El lujo como aliado del desarrollo

Para muchos, la manifestación y el gusto por los artículos, servicios y experiencias de lujo pueden ser considerados una muestra explícita y única de desigualdad social. Sin embargo, desde hace un par de años esa mirada ha ido cambiando hacia una donde esta industria representa un espacio de desarrollo y de inyección de recursos en economías altamente fluctuantes.

Un estudio realizado por la consultora Bain & Company reveló que, a pesar de los problemas por los que pasa la economía mundial, existe un interés creciente por adquirir productos de lujo. Desde ejemplos históricos como el Orient Express -un tren de larga distancia que en su época de mayor auge unió París con Estambul- hasta el aporte que han hecho decenas de cadenas hoteleras, con mejores e innovadoras experiencias para sus huéspedes.

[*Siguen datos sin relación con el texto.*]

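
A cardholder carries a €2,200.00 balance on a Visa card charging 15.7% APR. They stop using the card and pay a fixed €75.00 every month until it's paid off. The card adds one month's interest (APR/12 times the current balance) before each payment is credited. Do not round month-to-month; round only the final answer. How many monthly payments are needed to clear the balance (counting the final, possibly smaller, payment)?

Monthly rate r = 15.7%/12 = 1.30833% = 0.0130833.
Recurrence: B ← B·(1+r) − €75.00.
Month 1: interest €28.78; balance after payment €2,153.78.
Month 2: interest €28.18; balance after payment €2,106.96.
Closed form: n = −ln(1 − rB₀/P)/ln(1+r) = −ln(0.61622)/ln(1.01308) ≈ 37.246, so the balance reaches zero during payment 38.

38 payments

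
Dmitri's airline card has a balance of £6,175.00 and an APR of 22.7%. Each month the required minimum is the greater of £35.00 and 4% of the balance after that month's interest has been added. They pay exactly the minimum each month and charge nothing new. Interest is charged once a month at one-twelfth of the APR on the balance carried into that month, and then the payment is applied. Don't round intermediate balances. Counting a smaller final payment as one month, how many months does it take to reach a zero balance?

123 months

Monthly rate r = 22.7%/12 = 1.89167% = 0.0189167.
While 4% of the post-interest balance exceeds £35.00, each month B ← (B·(1+r))·(1 − 0.04), i.e. B shrinks by the factor (1+r)·0.96 = 0.97816.
This holds for months 1–90. Entering month 91 the balance is £846.31; 4% of the post-interest balance is now below £35.00, so the flat £35.00 minimum applies from here.
From month 91 a fixed £35.00 at rate r clears £846.31 in 33 more payments. Total: 90 + 33 = 123 months.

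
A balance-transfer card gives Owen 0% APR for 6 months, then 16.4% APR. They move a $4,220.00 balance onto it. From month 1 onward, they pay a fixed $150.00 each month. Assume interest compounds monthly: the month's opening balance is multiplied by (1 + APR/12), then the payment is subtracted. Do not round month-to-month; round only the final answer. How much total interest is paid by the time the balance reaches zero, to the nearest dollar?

Promo months 1–6 at r₀ = 0%/12 = 0; months 7+ at r₁ = 16.4%/12 = 0.0136667.
After month 6 (no interest yet): B = $4,220.00 − 6·$150.00 = $3,320.00.
Then at r₁ with $150.00/mo: n₂ = −ln(1 − r₁·B/P)/ln(1+r₁) ≈ 26.54 → 27 more payments.
Total paid = 32·$150.00 + $81.03 = $4,881.03; interest = $4,881.03 − $4,220.00 = $661.03.

$661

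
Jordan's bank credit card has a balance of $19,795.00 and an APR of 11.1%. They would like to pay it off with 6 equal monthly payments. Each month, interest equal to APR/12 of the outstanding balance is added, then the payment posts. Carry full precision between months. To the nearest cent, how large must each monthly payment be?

Monthly rate r = 11.1%/12 = 0.925% = 0.00925.
Level-payment amortization: P = B₀·r / (1 − (1+r)^(−n)) = 19795.00·0.00925 / (1 − 1.00925^(−6)).
Denominator 1 − (1+r)^(−6) = 0.0537466032.
P = 183.104 / 0.0537466032 ≈ 3406.80.

$3,406.80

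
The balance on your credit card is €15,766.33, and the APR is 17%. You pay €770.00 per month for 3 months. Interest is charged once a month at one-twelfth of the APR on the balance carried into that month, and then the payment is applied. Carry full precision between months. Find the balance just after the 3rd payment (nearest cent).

Monthly rate r = 17%/12 = 1.41667% = 0.0141667.
Each month: B ← B·(1+r) − €770.00.
Month 1: interest €223.36; balance after payment €15,219.69.
Month 2: interest €215.61; balance after payment €14,665.30.
Month 3: interest €207.76; balance after payment €14,103.06.

€14,103.06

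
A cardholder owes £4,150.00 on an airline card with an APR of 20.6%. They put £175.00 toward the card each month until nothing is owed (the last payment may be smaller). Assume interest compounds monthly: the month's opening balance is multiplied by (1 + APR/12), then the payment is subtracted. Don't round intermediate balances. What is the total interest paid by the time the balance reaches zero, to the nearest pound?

Monthly rate r = 20.6%/12 = 1.71667% = 0.0171667.
Payoff takes n = ⌈−ln(1 − rB₀/P)/ln(1+r)⌉ = ⌈30.710⌉ = 31 payments; the last is £124.63.
Total paid = 30·£175.00 + £124.63 = £5,374.63.
Total interest = total paid − principal = £5,374.63 − £4,150.00 = £1,224.63.

£1,225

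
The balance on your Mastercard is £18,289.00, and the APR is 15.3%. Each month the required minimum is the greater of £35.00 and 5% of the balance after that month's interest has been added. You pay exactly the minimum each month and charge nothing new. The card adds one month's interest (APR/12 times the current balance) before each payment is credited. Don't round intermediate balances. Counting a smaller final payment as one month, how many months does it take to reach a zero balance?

108 months

Monthly rate r = 15.3%/12 = 1.275% = 0.01275.
While 5% of the post-interest balance exceeds £35.00, each month B ← (B·(1+r))·(1 − 0.05), i.e. B shrinks by the factor (1+r)·0.95 = 0.96211.
This holds for months 1–85. Entering month 86 the balance is £686.10; 5% of the post-interest balance is now below £35.00, so the flat £35.00 minimum applies from here.
From month 86 a fixed £35.00 at rate r clears £686.10 in 23 more payments. Total: 85 + 23 = 108 months.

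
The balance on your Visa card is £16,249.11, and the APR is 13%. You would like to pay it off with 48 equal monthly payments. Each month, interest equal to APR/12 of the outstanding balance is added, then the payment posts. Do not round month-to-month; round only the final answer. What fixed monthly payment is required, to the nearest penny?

£435.92

Monthly rate r = 13%/12 = 1.08333% = 0.0108333.
Level-payment amortization: P = B₀·r / (1 − (1+r)^(−n)) = 16249.11·0.0108333 / (1 − 1.01083^(−48)).
Denominator 1 − (1+r)^(−48) = 0.403814556.
P = 176.032 / 0.403814556 ≈ 435.92.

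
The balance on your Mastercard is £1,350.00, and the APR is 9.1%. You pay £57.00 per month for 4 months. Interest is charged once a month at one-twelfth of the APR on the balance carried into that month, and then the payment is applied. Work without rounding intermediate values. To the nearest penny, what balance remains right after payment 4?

Monthly rate r = 9.1%/12 = 0.758333% = 0.00758333.
Each month: B ← B·(1+r) − £57.00.
Month 1: interest £10.24; balance after payment £1,303.24.
Month 2: interest £9.88; balance after payment £1,256.12.
Month 3: interest £9.53; balance after payment £1,208.65.
Month 4: interest £9.17; balance after payment £1,160.81.

£1,160.81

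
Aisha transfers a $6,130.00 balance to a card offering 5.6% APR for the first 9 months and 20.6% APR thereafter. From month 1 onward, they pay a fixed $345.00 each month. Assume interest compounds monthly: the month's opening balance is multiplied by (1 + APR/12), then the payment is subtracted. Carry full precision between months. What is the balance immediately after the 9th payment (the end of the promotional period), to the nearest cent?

$3,228.72

Promo months 1–9 at r₀ = 5.6%/12 = 0.00466667; months 10+ at r₁ = 20.6%/12 = 0.0171667.
After month 9: iterate B ← B·(1+r₀) − $345.00 for 9 months → $3,228.72.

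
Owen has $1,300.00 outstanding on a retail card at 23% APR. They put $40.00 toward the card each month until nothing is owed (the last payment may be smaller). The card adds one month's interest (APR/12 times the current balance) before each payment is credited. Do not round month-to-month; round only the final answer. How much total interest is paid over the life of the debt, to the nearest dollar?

$755

Monthly rate r = 23%/12 = 1.91667% = 0.0191667.
Payoff takes n = ⌈−ln(1 − rB₀/P)/ln(1+r)⌉ = ⌈51.371⌉ = 52 payments; the last is $14.92.
Total paid = 51·$40.00 + $14.92 = $2,054.92.
Total interest = total paid − principal = $2,054.92 − $1,300.00 = $754.92.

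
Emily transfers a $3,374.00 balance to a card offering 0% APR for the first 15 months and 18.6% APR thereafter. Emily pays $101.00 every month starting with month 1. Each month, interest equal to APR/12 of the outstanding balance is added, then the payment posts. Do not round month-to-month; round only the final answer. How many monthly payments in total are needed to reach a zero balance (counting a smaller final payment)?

Promo months 1–15 at r₀ = 0%/12 = 0; months 16+ at r₁ = 18.6%/12 = 0.0155.
After month 15 (no interest yet): B = $3,374.00 − 15·$101.00 = $1,859.00.
Then at r₁ with $101.00/mo: n₂ = −ln(1 − r₁·B/P)/ln(1+r₁) ≈ 21.84 → 22 more payments.

37 months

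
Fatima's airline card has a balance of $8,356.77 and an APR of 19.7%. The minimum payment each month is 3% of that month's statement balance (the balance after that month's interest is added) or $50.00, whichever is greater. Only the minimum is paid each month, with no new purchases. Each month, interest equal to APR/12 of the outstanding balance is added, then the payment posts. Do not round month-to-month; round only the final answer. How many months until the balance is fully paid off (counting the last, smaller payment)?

163 months

Monthly rate r = 19.7%/12 = 1.64167% = 0.0164167.
While 3% of the post-interest balance exceeds $50.00, each month B ← (B·(1+r))·(1 − 0.03), i.e. B shrinks by the factor (1+r)·0.97 = 0.98592.
This holds for months 1–115. Entering month 116 the balance is $1,636.98; 3% of the post-interest balance is now below $50.00, so the flat $50.00 minimum applies from here.
From month 116 a fixed $50.00 at rate r clears $1,636.98 in 48 more payments. Total: 115 + 48 = 163 months.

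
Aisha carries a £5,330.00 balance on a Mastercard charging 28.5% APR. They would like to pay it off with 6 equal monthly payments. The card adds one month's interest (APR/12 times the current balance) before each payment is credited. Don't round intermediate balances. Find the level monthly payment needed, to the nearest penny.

£963.62

Monthly rate r = 28.5%/12 = 2.375% = 0.02375.
Level-payment amortization: P = B₀·r / (1 − (1+r)^(−n)) = 5330.00·0.02375 / (1 − 1.02375^(−6)).
Denominator 1 − (1+r)^(−6) = 0.131366626.
P = 126.588 / 0.131366626 ≈ 963.62.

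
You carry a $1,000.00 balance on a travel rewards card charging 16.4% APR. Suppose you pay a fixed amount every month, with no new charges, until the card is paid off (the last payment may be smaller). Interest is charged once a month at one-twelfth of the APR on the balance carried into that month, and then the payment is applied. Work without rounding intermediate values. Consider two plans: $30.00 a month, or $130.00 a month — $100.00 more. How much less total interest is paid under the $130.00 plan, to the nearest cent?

$279.84

Monthly rate r = 16.4%/12 = 1.36667% = 0.0136667.
At $30.00/mo: n = ⌈−ln(1 − rB₀/P)/ln(1+r)⌉ = 45 payments (last $23.74); total interest = total paid − $1,000.00 = $343.74.
At $130.00/mo: 9 payments (last $23.90); total interest $63.90.
Interest saved = $343.74 − $63.90 = $279.84.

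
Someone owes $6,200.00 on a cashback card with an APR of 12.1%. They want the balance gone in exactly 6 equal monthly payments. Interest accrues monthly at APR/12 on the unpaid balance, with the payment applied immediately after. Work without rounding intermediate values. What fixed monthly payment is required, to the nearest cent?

$1,070.11

Monthly rate r = 12.1%/12 = 1.00833% = 0.0100833.
Level-payment amortization: P = B₀·r / (1 − (1+r)^(−n)) = 6200.00·0.0100833 / (1 − 1.01008^(−6)).
Denominator 1 − (1+r)^(−6) = 0.0584209891.
P = 62.5167 / 0.0584209891 ≈ 1070.11.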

Hay un nuevo nicho que las marcas deben mirar con atención. Otras industrias, como la moda, los automóviles o la tecnología, también entendieron que hay una masa de consumidores dispuesta a pagar más por productos o experiencias de calidad incomparables.

Mientras a nivel mundial los chinos compran el 46% de los productos de lujo en el mundo, de acuerdo a la información publicada por el Global Times en ese país, en Chile esta tendencia también ha ido asentándose con fuerza los últimos años. Según la Asociación de Marcas de Lujo, esta industria generó ingresos por US$500 millones en 2015, un monto similar al del año anterior, pero con claros verticales en crecimiento, como el turismo, los relojes y los licores premium.

De la mano de lugares especialmente creados para recibir a estos consumidores, el lujo también es un factor que se ha ido incorporando al perfil que tenemos como país. Se trata de productos y servicios creados única y exclusivamente para entregar nuevas experiencias a los consumidores, los verdaderos responsables del dinamismo que esta industria puede alcanzar en Chile.

Por eso es importante que quienes decidan entrar en esta aventura no solo sean creativos, innovadores y se apoyen en insumos de primera calidad, sino que también lo hagan con la visión de lo que esta industria puede seguir generando para nuestro país en términos de diversidad, atractivo e ingresos para la economía.